Ao apresentar os dados, Mercadante lançou um pacote de formação voltado aos professores da rede pública que precisam se qualificar. São 105 mil vagas para o segundo semestre deste ano: 81 mil por cursos a distância da Universidade Aberta do Brasil, quatro mil nos institutos federais e 20 mil nas universidades públicas de todo o país. Nesse último caso, a ideia é ocupar vagas ociosas já identificadas pelo MEC. As inscrições começam em 4 de abril no site Plataforma Freire, gerenciado pela pasta. O governo vai verificar com secretarias estaduais e municipais de Educação algumas possibilidades para atrair os docentes, embora estejam descartados repasses adicionais devido ao ajuste fiscal.

A ideia é investir nos que já estão em sala de aula, porque o ritmo de graduação é lento nas áreas mais carentes de profissionais formados para dar aula, além de a carreira não atrair quem sai da universidade, segundo o ministro:

 

— Se todos os profissionais que se formam por ano fossem dar aula de Matemática, precisaríamos de oito anos (para suprir a demanda).

 

De acordo com o professor da UFMG e coordenador do projeto “Pensar a Educação, Pensar o Brasil”, Luciano Mendes, para resolver o problema é preciso pensar além da formação. Ele acredita que, sem melhorias estruturais relacionadas à atratividade da carreira, dificilmente a questão será solucionada:

 

— Sempre critico o MEC nessa perspectiva de falar da formação de professores, como se o problema fosse apenas esse. Até os anos 70, as universidades públicas não tinham professores com formação em doutorado. Houve um grande programa aliado à formação, mas também a salários, tornando a carreira atrativa e hoje boa parte dos professores são bem formados.
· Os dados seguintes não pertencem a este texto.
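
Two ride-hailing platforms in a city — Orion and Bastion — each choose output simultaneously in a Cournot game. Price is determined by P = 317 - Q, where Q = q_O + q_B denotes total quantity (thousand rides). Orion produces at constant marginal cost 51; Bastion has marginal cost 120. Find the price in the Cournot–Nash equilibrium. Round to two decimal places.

Orion's profit: π_O = (317 - Q)q_O - (51q_O). Setting ∂π_O/∂q_O = 0: 266 - 2q_O - (q_B) = 0.
Bastion's first-order condition: 197 - 2q_B - (q_O) = 0.
So q_O = (266 - q_B)/2 and q_B = (197 - q_O)/2.
Substituting one into the other gives q_O = 335/3 and q_B = 128/3.
Total output Q = 463/3, so price P = 317 - 463/3 = 488/3.

162.67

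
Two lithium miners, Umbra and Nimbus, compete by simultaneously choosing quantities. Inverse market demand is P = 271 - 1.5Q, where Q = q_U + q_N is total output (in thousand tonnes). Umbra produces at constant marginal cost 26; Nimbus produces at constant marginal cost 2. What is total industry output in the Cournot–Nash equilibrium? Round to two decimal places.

114.22

Umbra's profit: π_U = (271 - 1.5Q)q_U - (26q_U). Setting ∂π_U/∂q_U = 0: 245 - 3q_U - (3/2)(q_N) = 0.
Nimbus's profit: π_N = (271 - 1.5Q)q_N - (2q_N). Setting ∂π_N/∂q_N = 0: 269 - 3q_N - (3/2)(q_U) = 0.
Best responses: q_U = (245 - (3/2)q_N)/3, q_N = (269 - (3/2)q_U)/3.
Solving the pair: q_U = 442/9, q_N = 586/9.
Total output Q = 442/9 + 586/9 = 1028/9.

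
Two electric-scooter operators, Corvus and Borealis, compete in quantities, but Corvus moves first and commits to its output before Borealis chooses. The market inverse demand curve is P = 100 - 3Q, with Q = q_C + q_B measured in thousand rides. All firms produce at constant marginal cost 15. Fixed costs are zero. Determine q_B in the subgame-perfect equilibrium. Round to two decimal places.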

No âmbito universitário, isso se resolveu em 40 anos, mas na Educação Básica não conseguimos resolver em 200 anos, porque não se pensa em questões estruturais.

 

PROGRAMA PARA IMPLANTAÇÃO DE LABORATÓRIOS

Uma outra deficiência agrava o problema da falta de formação adequada dos professores no país: a escassez de laboratórios para desenvolver o conhecimento relacionado a determinadas disciplinas, como Química, Física e Biologia. Diante do quadro, Mercadante anunciou ontem que pretende coordenar ações à formação de professores para tentar reduzir a defasagem de laboratórios no país.

 

— A área de ciências é nossa prioridade e todo professor que for fazer o curso vai receber laboratório na escola dele — disse Mercadante.

 

De acordo com o ministro, quando o professor se inscrever no curso de complementação da formação oferecido pelo MEC, ganhará a construção de um laboratório de ciências em sua escola. Mercadante afirmou que será feito contato com a secretaria de educação local para providenciar a implementação do recurso. A medida é importante para que os profissionais consigam colocar em prática o conhecimento específico de suas áreas.
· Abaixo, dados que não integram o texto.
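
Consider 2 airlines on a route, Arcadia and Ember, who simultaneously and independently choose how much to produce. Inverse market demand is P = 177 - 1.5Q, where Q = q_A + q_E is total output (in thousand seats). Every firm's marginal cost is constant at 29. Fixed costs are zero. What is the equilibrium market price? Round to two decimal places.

A representative firm's profit is π_i = q_i(177 - 1.5Q) - 29q_i.
First-order condition (treating rivals' output as given): 148 - 3q_i - (3/2)q_j = 0.
With identical firms every q_j equals q_i, so q_j = q_i and 148 = (9/2)q_i, giving q_i = 296/9.
Total output Q = 592/9, so price P = 177 - (3/2)·(592/9) = 235/3.

78.33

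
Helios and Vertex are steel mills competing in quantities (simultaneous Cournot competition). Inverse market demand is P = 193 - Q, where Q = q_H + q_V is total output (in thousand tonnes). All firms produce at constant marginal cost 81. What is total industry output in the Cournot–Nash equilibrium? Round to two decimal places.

A representative firm's profit is π_i = q_i(193 - Q) - 81q_i.
First-order condition (treating rivals' output as given): 112 - 2q_i - q_j = 0.
By symmetry each firm produces the same amount; substituting q_j = q_i yields q_i = 112/3.
Total output Q = 112/3 + 112/3 = 224/3.

74.67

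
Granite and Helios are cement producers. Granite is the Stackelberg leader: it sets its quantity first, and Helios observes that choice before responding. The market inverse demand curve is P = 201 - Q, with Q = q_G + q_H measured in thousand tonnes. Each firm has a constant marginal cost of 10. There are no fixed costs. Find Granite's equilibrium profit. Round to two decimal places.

The follower Helios best-responds to any q_G: π_H = (201 - Q)q_H - 10q_H.
Follower FOC: 191 - q_G - 2q_H = 0, so q_H(q_G) = (191 - q_G)/2.
The leader anticipates this reaction. Substituting into P = 201 - Q gives P = 211/2 - (1/2)q_G, so π_G = (211/2 - (1/2)q_G)q_G - 10q_G.
The leader's first-order condition 191/2 - q_G = 0 yields q_G = 191/2.
Then q_H = (191 - 191/2)/2 = 191/4.
Price P = 201 - 573/4 = 231/4.
Granite's profit: (231/4 - 10)·(191/2) = 4560.1250.

4560.13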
Segundo o Censo da Educação Básica, divulgado semana passada, apenas 15% dos alunos dos anos iniciais do ensino fundamental têm laboratório de ciências na escola. Nos anos finais, esse índice chega a 33,1% e, no ensino médio, 57,1%. Segundo a superintendente do movimento “Todos Pela Educação”, Alejandra Meraz Velasco, é necessário fornecer condições de trabalho aos professores, o que passa pela existência de estruturas mínimas:

— Dar condições de trabalho a esses professores é o mínimo que deveria ser garantido — diz ela. —Essa medida é um incentivo importante tanto para o professor quanto para as redes. É algo que deveria estar garantido independente da política de formação.